Secondly, a much greater fault with the law: districts are being encouraged to merge under Act 46 in order to achieve equity and cost reduction. But look around at which districts are talking with which districts: pretty much the low-spending districts are seeking other low-spending districts with which to merge and the same is true for districts with high per-pupil costs. I have not seen one instance of a proposed merger where the districts are drastically different in their spending or tax rates. The Agency of Education could, according to the law, force-merge some of these districts if they have not chosen partners already so many schools are scurrying to get merged before that happens. This pattern codifies and perpetuates inequity rather than breaking the cycle.
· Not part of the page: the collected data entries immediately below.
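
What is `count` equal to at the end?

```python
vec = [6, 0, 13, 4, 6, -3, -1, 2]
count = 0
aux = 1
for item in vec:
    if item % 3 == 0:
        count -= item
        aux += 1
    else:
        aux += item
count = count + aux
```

14

item=6: %3==0, count = 0-6 = -6; aux=2
item=0: %3==0, count = (-6)-0 = -6; aux=3
item=13: not %3==0; aux=16
item=4: not %3==0; aux=20
item=6: %3==0, count = (-6)-6 = -12; aux=21
item=-3: %3==0, count = (-12)-(-3) = -9; aux=22
item=-1: not %3==0; aux=21
item=2: not %3==0; aux=23
count+aux = (-9)+23 = 14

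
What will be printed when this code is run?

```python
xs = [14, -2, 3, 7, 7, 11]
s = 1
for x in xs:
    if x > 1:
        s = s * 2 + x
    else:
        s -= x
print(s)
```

365

x=14: >1, s = 1*2+14 = 16
x=-2: not >1, s = 16-(-2) = 18
x=3: >1, s = 18*2+3 = 39
x=7: >1, s = 39*2+7 = 85
x=7: >1, s = 85*2+7 = 177
x=11: >1, s = 177*2+11 = 365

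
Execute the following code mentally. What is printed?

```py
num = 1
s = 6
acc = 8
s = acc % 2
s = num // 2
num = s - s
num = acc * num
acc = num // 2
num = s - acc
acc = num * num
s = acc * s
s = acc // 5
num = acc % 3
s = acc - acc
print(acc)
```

0

s = 8%2 = 0
s = 1//2 = 0
num = 0-0 = 0
num = 8*0 = 0
acc = 0//2 = 0
num = 0-0 = 0
acc = 0*0 = 0
s = 0*0 = 0
s = 0//5 = 0
num = 0%3 = 0
s = 0-0 = 0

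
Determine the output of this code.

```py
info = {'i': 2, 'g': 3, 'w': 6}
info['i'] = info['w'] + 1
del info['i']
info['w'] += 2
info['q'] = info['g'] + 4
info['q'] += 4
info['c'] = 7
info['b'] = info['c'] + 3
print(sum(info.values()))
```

info['i'] = info['w']+1 = 7 → {'i': 7, 'g': 3, 'w': 6}
del 'i' → {'g': 3, 'w': 6}
info['w'] = 6+2 = 8 → {'g': 3, 'w': 8}
info['q'] = info['g']+4 = 7 → {'g': 3, 'w': 8, 'q': 7}
info['q'] = 7+4 = 11 → {'g': 3, 'w': 8, 'q': 11}
info['c'] = 7 → {'g': 3, 'w': 8, 'q': 11, 'c': 7}
info['b'] = info['c']+3 = 10 → {'g': 3, 'w': 8, 'q': 11, 'c': 7, 'b': 10}
sum of values = 39

39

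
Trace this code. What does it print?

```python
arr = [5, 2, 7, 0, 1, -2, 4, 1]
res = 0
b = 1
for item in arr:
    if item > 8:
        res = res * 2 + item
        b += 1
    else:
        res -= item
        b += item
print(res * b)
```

-342

item=5: not >8, res = 0-5 = -5; b=6
item=2: not >8, res = (-5)-2 = -7; b=8
item=7: not >8, res = (-7)-7 = -14; b=15
item=0: not >8, res = (-14)-0 = -14; b=15
item=1: not >8, res = (-14)-1 = -15; b=16
item=-2: not >8, res = (-15)-(-2) = -13; b=14
item=4: not >8, res = (-13)-4 = -17; b=18
item=1: not >8, res = (-17)-1 = -18; b=19
res*b = (-18)*19 = -342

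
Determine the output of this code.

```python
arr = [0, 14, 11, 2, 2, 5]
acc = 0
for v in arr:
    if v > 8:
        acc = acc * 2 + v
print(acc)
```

v=0: not >8
v=14: >8, acc = 0*2+14 = 14
v=11: >8, acc = 14*2+11 = 39
v=2: not >8
v=2: not >8
v=5: not >8

39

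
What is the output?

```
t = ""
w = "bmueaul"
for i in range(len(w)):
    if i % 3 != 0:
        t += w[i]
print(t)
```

muau

i=0: skip
i=1: add 'm' → 'm'
i=2: add 'u' → 'mu'
i=3: skip
i=4: add 'a' → 'mua'
i=5: add 'u' → 'muau'
i=6: skip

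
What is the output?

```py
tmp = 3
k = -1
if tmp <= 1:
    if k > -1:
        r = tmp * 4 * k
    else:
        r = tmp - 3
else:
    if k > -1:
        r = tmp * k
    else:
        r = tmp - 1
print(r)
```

tmp=3, k=-1
tmp <= 1 is False; k > -1 is False
→ r = tmp - 1 = 2

2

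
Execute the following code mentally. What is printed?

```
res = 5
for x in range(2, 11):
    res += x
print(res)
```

x=2: res = 5+2 = 7
x=3: res = 7+3 = 10
x=4: res = 10+4 = 14
x=5: res = 14+5 = 19
x=6: res = 19+6 = 25
x=7: res = 25+7 = 32
x=8: res = 32+8 = 40
x=9: res = 40+9 = 49
x=10: res = 49+10 = 59

59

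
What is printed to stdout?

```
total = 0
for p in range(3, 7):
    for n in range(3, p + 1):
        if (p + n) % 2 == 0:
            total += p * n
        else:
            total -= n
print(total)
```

p=3,n=3: even sum, total = 0+9 = 9
p=4,n=3: odd sum, total = 9-3 = 6
p=4,n=4: even sum, total = 6+16 = 22
p=5,n=3: even sum, total = 22+15 = 37
p=5,n=4: odd sum, total = 37-4 = 33
p=5,n=5: even sum, total = 33+25 = 58
p=6,n=3: odd sum, total = 58-3 = 55
p=6,n=4: even sum, total = 55+24 = 79
p=6,n=5: odd sum, total = 79-5 = 74
p=6,n=6: even sum, total = 74+36 = 110

110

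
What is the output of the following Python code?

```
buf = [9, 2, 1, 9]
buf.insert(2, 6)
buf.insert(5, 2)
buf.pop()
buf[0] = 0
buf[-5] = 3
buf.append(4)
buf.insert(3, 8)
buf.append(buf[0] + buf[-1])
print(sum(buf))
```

insert 6 at 2 → [9, 2, 6, 1, 9]
insert 2 at 5 → [9, 2, 6, 1, 9, 2]
pop() removes 2 → [9, 2, 6, 1, 9]
buf[0] = 0 → [0, 2, 6, 1, 9]
buf[-5] = 3 → [3, 2, 6, 1, 9]
append 4 → [3, 2, 6, 1, 9, 4]
insert 8 at 3 → [3, 2, 6, 8, 1, 9, 4]
append buf[0]+buf[-1] = 3+4 = 7 → [3, 2, 6, 8, 1, 9, 4, 7]
sum = 40

40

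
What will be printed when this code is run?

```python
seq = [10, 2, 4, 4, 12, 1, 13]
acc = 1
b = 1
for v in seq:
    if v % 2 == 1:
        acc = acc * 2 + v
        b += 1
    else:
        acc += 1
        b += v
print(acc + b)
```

74

v=10: not odd, acc = 1+1 = 2; b=11
v=2: not odd, acc = 2+1 = 3; b=13
v=4: not odd, acc = 3+1 = 4; b=17
v=4: not odd, acc = 4+1 = 5; b=21
v=12: not odd, acc = 5+1 = 6; b=33
v=1: odd, acc = 6*2+1 = 13; b=34
v=13: odd, acc = 13*2+13 = 39; b=35
acc+b = 39+35 = 74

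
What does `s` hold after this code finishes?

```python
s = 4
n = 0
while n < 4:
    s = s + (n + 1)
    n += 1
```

n=0: s = 4+1 = 5
n=1: s = 5+2 = 7
n=2: s = 7+3 = 10
n=3: s = 10+4 = 14

14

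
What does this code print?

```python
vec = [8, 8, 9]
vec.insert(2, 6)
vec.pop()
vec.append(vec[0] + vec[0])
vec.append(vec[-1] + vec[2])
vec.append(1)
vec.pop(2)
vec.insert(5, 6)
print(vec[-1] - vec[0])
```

-2

insert 6 at 2 → [8, 8, 6, 9]
pop() removes 9 → [8, 8, 6]
append vec[0]+vec[0] = 8+8 = 16 → [8, 8, 6, 16]
append vec[-1]+vec[2] = 16+6 = 22 → [8, 8, 6, 16, 22]
append 1 → [8, 8, 6, 16, 22, 1]
pop(2) removes 6 → [8, 8, 16, 22, 1]
insert 6 at 5 → [8, 8, 16, 22, 1, 6]
vec[-1]-vec[0] = 6-8 = -2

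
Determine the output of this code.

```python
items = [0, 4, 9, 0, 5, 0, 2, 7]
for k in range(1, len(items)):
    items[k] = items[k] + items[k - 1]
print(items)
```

[0, 4, 13, 13, 18, 18, 20, 27]

k=1: items[1] = 4+0 = 4 → [0, 4, 9, 0, 5, 0, 2, 7]
k=2: items[2] = 9+4 = 13 → [0, 4, 13, 0, 5, 0, 2, 7]
k=3: items[3] = 0+13 = 13 → [0, 4, 13, 13, 5, 0, 2, 7]
k=4: items[4] = 5+13 = 18 → [0, 4, 13, 13, 18, 0, 2, 7]
k=5: items[5] = 0+18 = 18 → [0, 4, 13, 13, 18, 18, 2, 7]
k=6: items[6] = 2+18 = 20 → [0, 4, 13, 13, 18, 18, 20, 7]
k=7: items[7] = 7+20 = 27 → [0, 4, 13, 13, 18, 18, 20, 27]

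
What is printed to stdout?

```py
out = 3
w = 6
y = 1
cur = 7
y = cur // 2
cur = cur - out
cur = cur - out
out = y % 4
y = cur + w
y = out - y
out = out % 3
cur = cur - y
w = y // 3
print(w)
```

y = 7//2 = 3
cur = 7-3 = 4
cur = 4-3 = 1
out = 3%4 = 3
y = 1+6 = 7
y = 3-7 = -4
out = 3%3 = 0
cur = 1-(-4) = 5
w = (-4)//3 = -2

-2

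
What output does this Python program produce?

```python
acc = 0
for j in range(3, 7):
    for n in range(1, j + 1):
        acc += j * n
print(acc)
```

j=3,n=1: acc = 0+3 = 3
j=3,n=2: acc = 3+6 = 9
j=3,n=3: acc = 9+9 = 18
j=4,n=1: acc = 18+4 = 22
j=4,n=2: acc = 22+8 = 30
j=4,n=3: acc = 30+12 = 42
j=4,n=4: acc = 42+16 = 58
j=5,n=1: acc = 58+5 = 63
j=5,n=2: acc = 63+10 = 73
j=5,n=3: acc = 73+15 = 88
j=5,n=4: acc = 88+20 = 108
j=5,n=5: acc = 108+25 = 133
j=6,n=1: acc = 133+6 = 139
j=6,n=2: acc = 139+12 = 151
j=6,n=3: acc = 151+18 = 169
j=6,n=4: acc = 169+24 = 193
j=6,n=5: acc = 193+30 = 223
j=6,n=6: acc = 223+36 = 259

259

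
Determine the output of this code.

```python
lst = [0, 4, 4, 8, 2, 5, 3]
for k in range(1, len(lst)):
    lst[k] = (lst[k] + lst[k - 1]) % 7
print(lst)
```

[0, 4, 1, 2, 4, 2, 5]

k=1: lst[1] = (4+0)%7 = 4 → [0, 4, 4, 8, 2, 5, 3]
k=2: lst[2] = (4+4)%7 = 1 → [0, 4, 1, 8, 2, 5, 3]
k=3: lst[3] = (8+1)%7 = 2 → [0, 4, 1, 2, 2, 5, 3]
k=4: lst[4] = (2+2)%7 = 4 → [0, 4, 1, 2, 4, 5, 3]
k=5: lst[5] = (5+4)%7 = 2 → [0, 4, 1, 2, 4, 2, 3]
k=6: lst[6] = (3+2)%7 = 5 → [0, 4, 1, 2, 4, 2, 5]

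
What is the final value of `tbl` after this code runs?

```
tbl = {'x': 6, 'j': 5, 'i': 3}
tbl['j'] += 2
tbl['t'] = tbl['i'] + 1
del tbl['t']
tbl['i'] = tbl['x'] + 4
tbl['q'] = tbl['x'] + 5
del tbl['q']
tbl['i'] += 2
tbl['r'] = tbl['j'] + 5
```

{'x': 6, 'j': 7, 'i': 12, 'r': 12}

tbl['j'] = 5+2 = 7 → {'x': 6, 'j': 7, 'i': 3}
tbl['t'] = tbl['i']+1 = 4 → {'x': 6, 'j': 7, 'i': 3, 't': 4}
del 't' → {'x': 6, 'j': 7, 'i': 3}
tbl['i'] = tbl['x']+4 = 10 → {'x': 6, 'j': 7, 'i': 10}
tbl['q'] = tbl['x']+5 = 11 → {'x': 6, 'j': 7, 'i': 10, 'q': 11}
del 'q' → {'x': 6, 'j': 7, 'i': 10}
tbl['i'] = 10+2 = 12 → {'x': 6, 'j': 7, 'i': 12}
tbl['r'] = tbl['j']+5 = 12 → {'x': 6, 'j': 7, 'i': 12, 'r': 12}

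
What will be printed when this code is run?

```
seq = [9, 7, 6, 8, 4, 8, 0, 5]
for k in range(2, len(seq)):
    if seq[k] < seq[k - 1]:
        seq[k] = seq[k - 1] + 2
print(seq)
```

k=2: 6<7, seq[2] = 7+2 = 9 → [9, 7, 9, 8, 4, 8, 0, 5]
k=3: 8<9, seq[3] = 9+2 = 11 → [9, 7, 9, 11, 4, 8, 0, 5]
k=4: 4<11, seq[4] = 11+2 = 13 → [9, 7, 9, 11, 13, 8, 0, 5]
k=5: 8<13, seq[5] = 13+2 = 15 → [9, 7, 9, 11, 13, 15, 0, 5]
k=6: 0<15, seq[6] = 15+2 = 17 → [9, 7, 9, 11, 13, 15, 17, 5]
k=7: 5<17, seq[7] = 17+2 = 19 → [9, 7, 9, 11, 13, 15, 17, 19]

[9, 7, 9, 11, 13, 15, 17, 19]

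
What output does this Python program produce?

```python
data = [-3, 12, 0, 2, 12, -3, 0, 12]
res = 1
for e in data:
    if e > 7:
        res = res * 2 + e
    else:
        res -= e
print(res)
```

114

e=-3: not >7, res = 1-(-3) = 4
e=12: >7, res = 4*2+12 = 20
e=0: not >7, res = 20-0 = 20
e=2: not >7, res = 20-2 = 18
e=12: >7, res = 18*2+12 = 48
e=-3: not >7, res = 48-(-3) = 51
e=0: not >7, res = 51-0 = 51
e=12: >7, res = 51*2+12 = 114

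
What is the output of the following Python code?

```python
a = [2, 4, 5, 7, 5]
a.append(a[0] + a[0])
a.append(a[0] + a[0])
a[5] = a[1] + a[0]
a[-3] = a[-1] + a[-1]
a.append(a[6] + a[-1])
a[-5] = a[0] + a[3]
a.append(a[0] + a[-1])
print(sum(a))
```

56

append a[0]+a[0] = 2+2 = 4 → [2, 4, 5, 7, 5, 4]
append a[0]+a[0] = 2+2 = 4 → [2, 4, 5, 7, 5, 4, 4]
a[5] = a[1]+a[0] = 4+2 = 6 → [2, 4, 5, 7, 5, 6, 4]
a[-3] = a[-1]+a[-1] = 4+4 = 8 → [2, 4, 5, 7, 8, 6, 4]
append a[6]+a[-1] = 4+4 = 8 → [2, 4, 5, 7, 8, 6, 4, 8]
a[-5] = a[0]+a[3] = 2+7 = 9 → [2, 4, 5, 9, 8, 6, 4, 8]
append a[0]+a[-1] = 2+8 = 10 → [2, 4, 5, 9, 8, 6, 4, 8, 10]
sum = 56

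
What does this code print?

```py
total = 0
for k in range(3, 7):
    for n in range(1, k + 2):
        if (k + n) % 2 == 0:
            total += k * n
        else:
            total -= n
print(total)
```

110

k=3,n=1: even sum, total = 0+3 = 3
k=3,n=2: odd sum, total = 3-2 = 1
k=3,n=3: even sum, total = 1+9 = 10
k=3,n=4: odd sum, total = 10-4 = 6
k=4,n=1: odd sum, total = 6-1 = 5
k=4,n=2: even sum, total = 5+8 = 13
k=4,n=3: odd sum, total = 13-3 = 10
k=4,n=4: even sum, total = 10+16 = 26
k=4,n=5: odd sum, total = 26-5 = 21
k=5,n=1: even sum, total = 21+5 = 26
k=5,n=2: odd sum, total = 26-2 = 24
k=5,n=3: even sum, total = 24+15 = 39
k=5,n=4: odd sum, total = 39-4 = 35
k=5,n=5: even sum, total = 35+25 = 60
k=5,n=6: odd sum, total = 60-6 = 54
k=6,n=1: odd sum, total = 54-1 = 53
k=6,n=2: even sum, total = 53+12 = 65
k=6,n=3: odd sum, total = 65-3 = 62
k=6,n=4: even sum, total = 62+24 = 86
k=6,n=5: odd sum, total = 86-5 = 81
k=6,n=6: even sum, total = 81+36 = 117
k=6,n=7: odd sum, total = 117-7 = 110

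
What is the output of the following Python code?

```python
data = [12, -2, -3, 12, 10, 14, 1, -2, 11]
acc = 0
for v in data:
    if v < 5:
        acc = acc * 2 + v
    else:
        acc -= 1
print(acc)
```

-57

v=12: not <5, acc = 0-1 = -1
v=-2: <5, acc = (-1)*2+(-2) = -4
v=-3: <5, acc = (-4)*2+(-3) = -11
v=12: not <5, acc = (-11)-1 = -12
v=10: not <5, acc = (-12)-1 = -13
v=14: not <5, acc = (-13)-1 = -14
v=1: <5, acc = (-14)*2+1 = -27
v=-2: <5, acc = (-27)*2+(-2) = -56
v=11: not <5, acc = (-56)-1 = -57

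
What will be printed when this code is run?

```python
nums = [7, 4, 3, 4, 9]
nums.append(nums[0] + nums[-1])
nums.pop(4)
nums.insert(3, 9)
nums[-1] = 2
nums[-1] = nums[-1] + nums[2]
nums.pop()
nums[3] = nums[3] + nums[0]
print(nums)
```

append nums[0]+nums[-1] = 7+9 = 16 → [7, 4, 3, 4, 9, 16]
pop(4) removes 9 → [7, 4, 3, 4, 16]
insert 9 at 3 → [7, 4, 3, 9, 4, 16]
nums[-1] = 2 → [7, 4, 3, 9, 4, 2]
nums[-1] = nums[-1]+nums[2] = 2+3 = 5 → [7, 4, 3, 9, 4, 5]
pop() removes 5 → [7, 4, 3, 9, 4]
nums[3] = nums[3]+nums[0] = 9+7 = 16 → [7, 4, 3, 16, 4]

[7, 4, 3, 16, 4]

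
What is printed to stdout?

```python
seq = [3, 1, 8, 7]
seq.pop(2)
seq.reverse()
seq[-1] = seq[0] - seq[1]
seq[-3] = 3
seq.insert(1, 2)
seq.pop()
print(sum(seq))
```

pop(2) removes 8 → [3, 1, 7]
reverse → [7, 1, 3]
seq[-1] = seq[0]-seq[1] = 7-1 = 6 → [7, 1, 6]
seq[-3] = 3 → [3, 1, 6]
insert 2 at 1 → [3, 2, 1, 6]
pop() removes 6 → [3, 2, 1]
sum = 6

6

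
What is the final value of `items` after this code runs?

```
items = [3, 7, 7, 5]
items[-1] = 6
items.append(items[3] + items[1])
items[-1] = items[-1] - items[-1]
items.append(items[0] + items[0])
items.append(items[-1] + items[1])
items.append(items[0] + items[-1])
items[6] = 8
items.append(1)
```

[3, 7, 7, 6, 0, 6, 8, 16, 1]

items[-1] = 6 → [3, 7, 7, 6]
append items[3]+items[1] = 6+7 = 13 → [3, 7, 7, 6, 13]
items[-1] = items[-1]-items[-1] = 13-13 = 0 → [3, 7, 7, 6, 0]
append items[0]+items[0] = 3+3 = 6 → [3, 7, 7, 6, 0, 6]
append items[-1]+items[1] = 6+7 = 13 → [3, 7, 7, 6, 0, 6, 13]
append items[0]+items[-1] = 3+13 = 16 → [3, 7, 7, 6, 0, 6, 13, 16]
items[6] = 8 → [3, 7, 7, 6, 0, 6, 8, 16]
append 1 → [3, 7, 7, 6, 0, 6, 8, 16, 1]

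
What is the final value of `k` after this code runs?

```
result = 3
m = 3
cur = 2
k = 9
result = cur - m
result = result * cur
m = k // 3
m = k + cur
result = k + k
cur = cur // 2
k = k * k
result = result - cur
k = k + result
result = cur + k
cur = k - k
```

98

result = 2-3 = -1
result = (-1)*2 = -2
m = 9//3 = 3
m = 9+2 = 11
result = 9+9 = 18
cur = 2//2 = 1
k = 9*9 = 81
result = 18-1 = 17
k = 81+17 = 98
result = 1+98 = 99
cur = 98-98 = 0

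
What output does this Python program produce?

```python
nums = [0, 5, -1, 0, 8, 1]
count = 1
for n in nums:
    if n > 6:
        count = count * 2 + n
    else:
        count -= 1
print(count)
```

1

n=0: not >6, count = 1-1 = 0
n=5: not >6, count = 0-1 = -1
n=-1: not >6, count = (-1)-1 = -2
n=0: not >6, count = (-2)-1 = -3
n=8: >6, count = (-3)*2+8 = 2
n=1: not >6, count = 2-1 = 1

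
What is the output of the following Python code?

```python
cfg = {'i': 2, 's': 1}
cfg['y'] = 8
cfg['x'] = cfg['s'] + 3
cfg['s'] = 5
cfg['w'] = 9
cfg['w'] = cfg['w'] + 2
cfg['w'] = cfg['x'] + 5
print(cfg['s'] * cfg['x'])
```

20

cfg['y'] = 8 → {'i': 2, 's': 1, 'y': 8}
cfg['x'] = cfg['s']+3 = 4 → {'i': 2, 's': 1, 'y': 8, 'x': 4}
cfg['s'] = 5 → {'i': 2, 's': 5, 'y': 8, 'x': 4}
cfg['w'] = 9 → {'i': 2, 's': 5, 'y': 8, 'x': 4, 'w': 9}
cfg['w'] = cfg['w']+2 = 11 → {'i': 2, 's': 5, 'y': 8, 'x': 4, 'w': 11}
cfg['w'] = cfg['x']+5 = 9 → {'i': 2, 's': 5, 'y': 8, 'x': 4, 'w': 9}
cfg['s']*cfg['x'] = 5*4 = 20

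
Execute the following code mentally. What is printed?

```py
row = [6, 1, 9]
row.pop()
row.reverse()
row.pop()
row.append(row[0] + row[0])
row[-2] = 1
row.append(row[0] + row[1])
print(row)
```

pop() removes 9 → [6, 1]
reverse → [1, 6]
pop() removes 6 → [1]
append row[0]+row[0] = 1+1 = 2 → [1, 2]
row[-2] = 1 → [1, 2]
append row[0]+row[1] = 1+2 = 3 → [1, 2, 3]

[1, 2, 3]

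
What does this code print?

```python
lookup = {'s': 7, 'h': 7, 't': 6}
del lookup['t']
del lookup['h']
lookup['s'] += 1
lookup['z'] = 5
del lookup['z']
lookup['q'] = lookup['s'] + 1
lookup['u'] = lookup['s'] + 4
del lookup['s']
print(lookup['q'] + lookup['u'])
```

21

del 't' → {'s': 7, 'h': 7}
del 'h' → {'s': 7}
lookup['s'] = 7+1 = 8 → {'s': 8}
lookup['z'] = 5 → {'s': 8, 'z': 5}
del 'z' → {'s': 8}
lookup['q'] = lookup['s']+1 = 9 → {'s': 8, 'q': 9}
lookup['u'] = lookup['s']+4 = 12 → {'s': 8, 'q': 9, 'u': 12}
del 's' → {'q': 9, 'u': 12}
lookup['q']+lookup['u'] = 9+12 = 21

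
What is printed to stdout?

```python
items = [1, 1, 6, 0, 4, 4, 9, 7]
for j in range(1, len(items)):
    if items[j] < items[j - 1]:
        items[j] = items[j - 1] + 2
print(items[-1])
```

j=1: 1>=1, unchanged → [1, 1, 6, 0, 4, 4, 9, 7]
j=2: 6>=1, unchanged → [1, 1, 6, 0, 4, 4, 9, 7]
j=3: 0<6, items[3] = 6+2 = 8 → [1, 1, 6, 8, 4, 4, 9, 7]
j=4: 4<8, items[4] = 8+2 = 10 → [1, 1, 6, 8, 10, 4, 9, 7]
j=5: 4<10, items[5] = 10+2 = 12 → [1, 1, 6, 8, 10, 12, 9, 7]
j=6: 9<12, items[6] = 12+2 = 14 → [1, 1, 6, 8, 10, 12, 14, 7]
j=7: 7<14, items[7] = 14+2 = 16 → [1, 1, 6, 8, 10, 12, 14, 16]

16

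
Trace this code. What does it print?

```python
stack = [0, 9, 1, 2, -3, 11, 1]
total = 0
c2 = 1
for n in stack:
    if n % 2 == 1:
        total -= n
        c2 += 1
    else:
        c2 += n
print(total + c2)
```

n=0: not odd; c2=1
n=9: odd, total = 0-9 = -9; c2=2
n=1: odd, total = (-9)-1 = -10; c2=3
n=2: not odd; c2=5
n=-3: odd, total = (-10)-(-3) = -7; c2=6
n=11: odd, total = (-7)-11 = -18; c2=7
n=1: odd, total = (-18)-1 = -19; c2=8
total+c2 = (-19)+8 = -11

-11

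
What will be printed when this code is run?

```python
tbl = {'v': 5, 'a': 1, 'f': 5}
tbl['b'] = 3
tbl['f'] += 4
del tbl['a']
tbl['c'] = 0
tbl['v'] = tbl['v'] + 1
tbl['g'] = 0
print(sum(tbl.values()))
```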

Lastly, a problem with hastily passed legislation of any sort: Act 46 offers districts an option to petition for an alternative structure, which means that the district can continue to operate unmerged the way that it currently does. However, many of the parameters for this petition have not been drawn up yet so a district does not know whether its petition might be successful or not. For example, geographical isolation is mentioned in the law as being a critical factor for alternative status but is not defined. And the district is tasked with demonstrating to the Agency of Education that it can provide a good quality education at a reasonable cost but how and by whom are these to be determined? The deadlines for petitioning for alternative structure status come before these parameters are to be defined by the state.

These are perhaps unintended consequences of the act but they are consequences anyway and I believe it is a mistake to have districts merging before the Legislature gets a chance to address these and other aspects of the law.